Tim Daly, one of the developers of Axiom, has a vision for solving the following problem:

Computational science seems to be in a state where people work independently. They develop whole systems from scratch just to support their research work. Many make an effort to distribute their system but fail for lack of interest. Worse yet, the research that gets published often cannot be used by others or verified for correctness because the supporting code is based on a specialized system and gets lost. There is currently no community expectation that software should accompany research results. The end result is a loss of significant scientific wealth.

He is focusing on mathematical research, where the tools to do the research and present it could ideally be packaged up onto a single CD and distributed with conference proceedings. Their prototype implementation of this is called Doyen.

In systems research and network measurement, this might be a bit more difficult. For example, data sets are too large to fit on CDs and probably have privacy implications. Real world experiments (e.g. on PlanetLab) are difficult to reproduce. However, it would be nice to repeat research in systems, as students of Jeanna Matthews have done with “Xen and the Art of Repeated Research”.

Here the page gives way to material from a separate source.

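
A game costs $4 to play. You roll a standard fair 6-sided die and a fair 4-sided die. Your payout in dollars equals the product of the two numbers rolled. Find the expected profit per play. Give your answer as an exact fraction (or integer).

19/4 dollars

Distribution of the product of the two numbers rolled: 1 w.p. 1/24, 2 w.p. 1/12, 3 w.p. 1/12, 4 w.p. 1/8, 5 w.p. 1/24, 6 w.p. 1/8, …
E[payout] = (1/24)·1 + (1/12)·2 + (1/12)·3 + (1/8)·4 + (1/24)·5 + (1/8)·6 + (1/12)·8 + (1/24)·9 + (1/24)·10 + (1/8)·12 + (1/24)·15 + (1/24)·16 + (1/24)·18 + (1/24)·20 + (1/24)·24 = 35/4
Expected profit = 35/4 − 4 = 19/4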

These thoughts line up nicely with the need to script the data analysis workflow. My advisor has also been a proponent of releasing working systems, which enables repeated research. For example, you can track the development of my work in DHash by viewing our CVS. But that is not so easy to build and deploy. Unfortunately, there’s rarely the time to make the data and analysis tools presentable enough to use when paper deadlines are near, and DHash’s code is no exception. I’m hoping that better discipline and experience will lead to the refinement of my own tools to the point where they will eventually be useful to others.